Noi viviamo partecipando alla
sofferenza del mondo, avvertendo questa passione come la nobiltà
tipica dell'esistere prima della morte. L'ombra della morte ci
attraversa e noi dobbiamo prendere posizione di fronte
all'ineluttabile destino. Nella liturgia noi imprimiamo sul tempo che
fugge l'ordine e la logica e il finalismo della nostra coscienza
morale e religiosa.
C'è finalmente un tempo culturale, quello in cui
siamo cresciuti e abbiamo acquistato dalla tradizione che ci ha
preceduto forme di sapere e di condotta. Secondo questa visione, il
tempo è un progressivo accumulo di valori, è un avvicinarsi lento
verso traguardi significativi per tutta l'umanità.
Gli anni non si
succedono uguali agli anni, ma ogni anno porta un di più di
giustizia, di pace, di uguaglianza; o, come si diceva un tempo - ma
la parola ci si è congelata sulle labbra -, un di più di civiltà.

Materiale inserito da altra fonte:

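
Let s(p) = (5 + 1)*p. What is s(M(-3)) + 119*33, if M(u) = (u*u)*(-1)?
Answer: 3873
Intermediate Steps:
M(u) = -u² (M(u) = u²*(-1) = -u²)
s(p) = 6*p
s(M(-3)) + 119*33 = 6*(-1*(-3)²) + 119*33 = 6*(-1*9) + 3927 = 6*(-9) + 3927 = -54 + 3927 = 3873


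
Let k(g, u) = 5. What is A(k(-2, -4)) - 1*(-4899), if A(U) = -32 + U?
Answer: 4872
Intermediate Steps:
A(k(-2, -4)) - 1*(-4899) = (-32 + 5) - 1*(-4899) = -27 + 4899 = 4872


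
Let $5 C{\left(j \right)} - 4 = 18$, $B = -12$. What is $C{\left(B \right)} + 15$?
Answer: $\frac{97}{5} \approx 19.4$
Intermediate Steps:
$C{\left(j \right)} = \frac{22}{5}$ ($C{\left(j \right)} = \frac{4}{5} + \frac{1}{5} \cdot 18 = \frac{4}{5} + \frac{18}{5} = \frac{22}{5}$)
$C{\left(B \right)} + 15 = \frac{22}{5} + 15 = \frac{97}{5}$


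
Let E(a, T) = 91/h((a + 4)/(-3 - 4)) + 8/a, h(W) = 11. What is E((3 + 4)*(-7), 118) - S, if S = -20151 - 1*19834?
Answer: 21556286/539 ≈ 39993.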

Il dramma di questi anni è che questa terza dimensione non riusciamo
più a viverla. «Le magnifiche sorti e progressive» dell'umanità
sono una fola, un mito da cui ci stiamo distaccando. «Le nostre
iniquità ci hanno portato via come il vento»; hanno portato via i
nostri ideali, le grandi conquiste del passato, gli approdi
irreversibili delle grandi rivoluzioni dell'umanità.
Dove sono
queste conquiste? Dov' è la libertà per cui si son fatte tante
rivoluzioni in questi secoli e i cui contenuti sono sanciti dalle
costituzioni? Qual è il paese dove la libertà è un bene sicuro
anche per i meno dotati e per i più poveri? Non è forse vero che
anche nelle democrazie più democratiche la legge del più forte
spadroneggia in assoluto più ancora che nella giungla dove almeno i
ritmi naturali contenevano la ferocia umana dentro argini
intangibili? E là dove si sono fatte rivoluzioni per la giustizia,
ditemi voi dov'è la giustizia? Essa è pagata amaramente, se pur
c'è.
E così noi ci troviamo in una situazione intollerabile in cui
tutte le nostre ricchezze, quelle che creiamo sfruttando le energie
della natura, trovano corpo e forma nell'arma distruttiva. Abbiamo un
patrimonio, calcolato in denaro, di armi, incredibile: basterebbe
spenderne una piccola percentuale per risolvere tutti i mali del
mondo. Ditemi voi se i nostri atti di giustizia non siamo ormai
divenuti immondi.[…] Forse domani la nostra iniquità ci porterà
via come un vento. Tutto è pronto. La forza d'urto di una bomba è
come il vento, porta via tutto: il Cupolone, il campanile di Giotto,
... È la nostra iniquità che cresce su se stessa col nostro
contributo, con la nostra complicità, con il nostro silenzio o
quanto meno con la nostra inerzia. Ecco perché dobbiamo vigilare.
L'anno che comincia è già grazia, è lo spazio, forse immeritato, -
potrebbe essere l'ultimo - per le nostre scelte.